Making insurance more costly means fewer individuals and employers will pay for it. While it is difficult to predict exactly how many, one study indicates that for every one percent increase in premiums, 300,000 fewer people get employer-sponsored coverage.3 According to the CBO, every 1 percent increase in premiums due to mandated health benefits causes over 100,000 Americans to lose their employer-based health coverage; other studies predict two or three times that many could be affected.

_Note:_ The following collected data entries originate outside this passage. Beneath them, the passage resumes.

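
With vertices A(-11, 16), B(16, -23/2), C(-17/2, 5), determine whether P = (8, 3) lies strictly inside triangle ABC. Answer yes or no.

Barycentric coordinates of P: (893/913, 706/913, -686/913).
The three coordinates are positive, positive, negative; a point is interior exactly when all three are positive.

no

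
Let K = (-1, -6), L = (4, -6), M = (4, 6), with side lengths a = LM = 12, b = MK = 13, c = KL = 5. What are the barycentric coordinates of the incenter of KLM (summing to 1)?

The incenter has barycentric coordinates proportional to the opposite side lengths: (12 : 13 : 5).
Normalizing by 12+13+5 = 30 gives (2/5, 13/30, 1/6).

(2/5, 13/30, 1/6)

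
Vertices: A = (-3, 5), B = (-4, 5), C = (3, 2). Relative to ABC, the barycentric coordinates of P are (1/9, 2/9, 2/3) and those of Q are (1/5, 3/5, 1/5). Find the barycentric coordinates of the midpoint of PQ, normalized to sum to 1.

(7/45, 37/90, 13/30)

Since both coordinate triples sum to 1, the midpoint's barycentrics are the componentwise average.
(1/9+1/5)/2 = 7/45; similarly 37/90 and 13/30.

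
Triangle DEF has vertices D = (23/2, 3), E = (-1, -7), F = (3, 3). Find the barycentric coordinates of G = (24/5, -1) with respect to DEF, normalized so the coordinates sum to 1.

Signed area of the reference triangle: [DEF] = ½·((23/2)·(-7−3) + (-1)·(3−3) + 3·(3−(-7))) = ½·(-115 + 0 + 30) = -85/2.
[GEF] = ½·((24/5)·(-7−3) + (-1)·(3−(-1)) + 3·(-1−(-7))) = ½·(-48 − 4 + 18) = -17, so the D-coordinate is (-17)/(-85/2) = 2/5.
[DGF] = ½·((23/2)·(-1−3) + (24/5)·(3−3) + 3·(3−(-1))) = ½·(-46 + 0 + 12) = -17, so the E-coordinate is 2/5.
[DEG] = ½·((23/2)·(-7−(-1)) + (-1)·(-1−3) + (24/5)·(3−(-7))) = ½·(-69 + 4 + 48) = -17/2, so the F-coordinate is 1/5.
Check: 2/5 + 2/5 + 1/5 = 1.

(2/5, 2/5, 1/5)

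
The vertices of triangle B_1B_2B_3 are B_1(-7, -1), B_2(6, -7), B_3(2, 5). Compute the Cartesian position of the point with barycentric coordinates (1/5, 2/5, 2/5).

(9/5, -1)

M = (1/5)·B_1 + (2/5)·B_2 + (2/5)·B_3.
x-coordinate: (1/5)·(-7) + (2/5)·6 + (2/5)·2 = 9/5.
y-coordinate: (1/5)·(-1) + (2/5)·(-7) + (2/5)·5 = -1.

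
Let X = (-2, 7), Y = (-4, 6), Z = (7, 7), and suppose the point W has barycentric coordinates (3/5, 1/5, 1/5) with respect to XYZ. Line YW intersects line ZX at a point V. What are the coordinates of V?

(1/4, 7)

Line YW meets ZX where the Y-coordinate vanishes; zeroing W's Y-weight and renormalizing leaves Z, X-weights 1/5 : 3/5 → (1/4, 3/4).
So V = (1/4)·Z + (3/4)·X = (1/4, 7).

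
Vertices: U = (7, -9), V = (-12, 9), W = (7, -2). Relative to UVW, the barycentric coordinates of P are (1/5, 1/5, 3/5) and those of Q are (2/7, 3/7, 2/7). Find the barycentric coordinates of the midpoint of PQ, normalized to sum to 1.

(17/70, 11/35, 31/70)

Since both coordinate triples sum to 1, the midpoint's barycentrics are the componentwise average.
(1/5+2/7)/2 = 17/70; similarly 11/35 and 31/70.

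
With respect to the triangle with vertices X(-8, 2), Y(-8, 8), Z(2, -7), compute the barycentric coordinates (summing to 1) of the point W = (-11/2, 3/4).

(7/12, 1/6, 1/4)

Signed area of the reference triangle: [XYZ] = ½·((-8)·(8−(-7)) + (-8)·(-7−2) + 2·(2−8)) = ½·(-120 + 72 − 12) = -30.
[WYZ] = ½·((-11/2)·(8−(-7)) + (-8)·(-7−(3/4)) + 2·(3/4−8)) = ½·(-165/2 + 62 − 29/2) = -35/2, so the X-coordinate is (-35/2)/(-30) = 7/12.
[XWZ] = ½·((-8)·(3/4−(-7)) + (-11/2)·(-7−2) + 2·(2−(3/4))) = ½·(-62 + 99/2 + 5/2) = -5, so the Y-coordinate is 1/6.
[XYW] = ½·((-8)·(8−(3/4)) + (-8)·(3/4−2) + (-11/2)·(2−8)) = ½·(-58 + 10 + 33) = -15/2, so the Z-coordinate is 1/4.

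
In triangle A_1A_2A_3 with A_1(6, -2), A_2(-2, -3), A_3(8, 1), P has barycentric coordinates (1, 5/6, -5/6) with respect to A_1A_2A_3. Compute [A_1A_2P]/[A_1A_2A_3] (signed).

The signed ratio [A_1A_2P]/[A_1A_2A_3] equals the barycentric coordinate of P at vertex A_3, which is -5/6.

-5/6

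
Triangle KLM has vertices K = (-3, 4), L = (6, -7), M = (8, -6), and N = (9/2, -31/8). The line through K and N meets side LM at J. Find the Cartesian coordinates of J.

Barycentric coordinates of N with respect to KLM: (1/4, 3/8, 3/8).
On side LM the K-coordinate is zero; dropping N's K-weight 1/4 and renormalizing the remaining 3/8 : 3/8 gives weights 1/2, 1/2 on L, M.
J = (1/2)·(6, -7) + (1/2)·(8, -6) = (7, -13/2).

(7, -13/2)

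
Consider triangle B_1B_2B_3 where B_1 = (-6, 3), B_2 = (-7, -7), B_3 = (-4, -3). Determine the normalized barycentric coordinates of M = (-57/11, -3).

(2/11, 3/11, 6/11)

Signed area of the reference triangle: [B_1B_2B_3] = ½·((-6)·(-7−(-3)) + (-7)·(-3−3) + (-4)·(3−(-7))) = ½·(24 + 42 − 40) = 13.
[MB_2B_3] = ½·((-57/11)·(-7−(-3)) + (-7)·(-3−(-3)) + (-4)·(-3−(-7))) = ½·(228/11 + 0 − 16) = 26/11, so the B_1-coordinate is (26/11)/13 = 2/11.
[B_1MB_3] = ½·((-6)·(-3−(-3)) + (-57/11)·(-3−3) + (-4)·(3−(-3))) = ½·(0 + 342/11 − 24) = 39/11, so the B_2-coordinate is 3/11.
[B_1B_2M] = ½·((-6)·(-7−(-3)) + (-7)·(-3−3) + (-57/11)·(3−(-7))) = ½·(24 + 42 − 570/11) = 78/11, so the B_3-coordinate is 6/11.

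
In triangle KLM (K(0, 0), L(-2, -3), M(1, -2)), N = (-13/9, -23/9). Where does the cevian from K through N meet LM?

Barycentric coordinates of N with respect to KLM: (1/9, 7/9, 1/9).
On side LM the K-coordinate is zero; dropping N's K-weight 1/9 and renormalizing the remaining 7/9 : 1/9 gives weights 7/8, 1/8 on L, M.
J = (7/8)·(-2, -3) + (1/8)·(1, -2) = (-13/8, -23/8).

(-13/8, -23/8)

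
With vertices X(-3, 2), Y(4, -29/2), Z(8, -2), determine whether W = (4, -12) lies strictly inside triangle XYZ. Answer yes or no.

Barycentric coordinates of W: (20/307, 252/307, 35/307).
The three coordinates are positive, positive, positive; a point is interior exactly when all three are positive.

yes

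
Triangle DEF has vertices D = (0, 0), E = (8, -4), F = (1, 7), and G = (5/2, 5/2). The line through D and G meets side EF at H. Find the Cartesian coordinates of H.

(10/3, 10/3)

Barycentric coordinates of G with respect to DEF: (1/4, 1/4, 1/2).
On side EF the D-coordinate is zero; dropping G's D-weight 1/4 and renormalizing the remaining 1/4 : 1/2 gives weights 1/3, 2/3 on E, F.
H = (1/3)·(8, -4) + (2/3)·(1, 7) = (10/3, 10/3).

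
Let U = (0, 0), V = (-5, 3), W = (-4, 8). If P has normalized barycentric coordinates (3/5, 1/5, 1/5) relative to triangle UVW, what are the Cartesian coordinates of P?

(-9/5, 11/5)

P = (3/5)·U + (1/5)·V + (1/5)·W.
x-coordinate: (3/5)·0 + (1/5)·(-5) + (1/5)·(-4) = -9/5.
y-coordinate: (3/5)·0 + (1/5)·3 + (1/5)·8 = 11/5.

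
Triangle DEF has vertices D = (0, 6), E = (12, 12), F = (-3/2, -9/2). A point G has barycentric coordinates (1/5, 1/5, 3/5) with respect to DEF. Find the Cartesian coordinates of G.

(3/2, 9/10)

G = (1/5)·D + (1/5)·E + (3/5)·F.
x-coordinate: (1/5)·0 + (1/5)·12 + (3/5)·(-3/2) = 3/2.
y-coordinate: (1/5)·6 + (1/5)·12 + (3/5)·(-9/2) = 9/10.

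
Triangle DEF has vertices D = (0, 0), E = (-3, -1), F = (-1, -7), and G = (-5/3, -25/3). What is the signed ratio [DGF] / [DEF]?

[DEF] = ½·(0·(-1−(-7)) + (-3)·(-7−0) + (-1)·(0−(-1))) = ½·(0 + 21 − 1) = 10.
[DGF] = ½·(0·(-25/3−(-7)) + (-5/3)·(-7−0) + (-1)·(0−(-25/3))) = ½·(0 + 35/3 − 25/3) = 5/3, so the ratio is (5/3)/10 = 1/6.

1/6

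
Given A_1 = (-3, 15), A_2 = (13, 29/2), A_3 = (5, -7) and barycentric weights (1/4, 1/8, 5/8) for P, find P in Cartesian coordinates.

P = (1/4)·A_1 + (1/8)·A_2 + (5/8)·A_3.
x-coordinate: (1/4)·(-3) + (1/8)·13 + (5/8)·5 = 4.
y-coordinate: (1/4)·15 + (1/8)·(29/2) + (5/8)·(-7) = 19/16.

(4, 19/16)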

Notwithstanding this cost increase, many businesses will stop providing health insurance due to the increased risk of liability alone.

Instead of giving lawyers and Washington’s bureaucrats more control of health care spending through the misnamed “Bipartisan Consensus Managed Care Improvement Act,” the power should be returned to patients. Real reform doesn’t mean more mandates, but giving patients more choices. Congress should make it easier – not harder – for businesses and individuals to afford health insurance.

1Rep. Dingell is also the sponsor of H.R. 358, the House counterpart of the Patients Bill of Rights (S. 6).

2U. S. Congressional Budget Office, Cost Estimate of S. 6, Patients’ Bill of Rights Act of 1999 (as introduced), April 23, 1999.

3See John Sheils, Vice-President, The Lewing Group, testimony before the Subcommittee on Health, Committee on Ways and Means, 106th Cong., 1st Sess., June 15, 1999.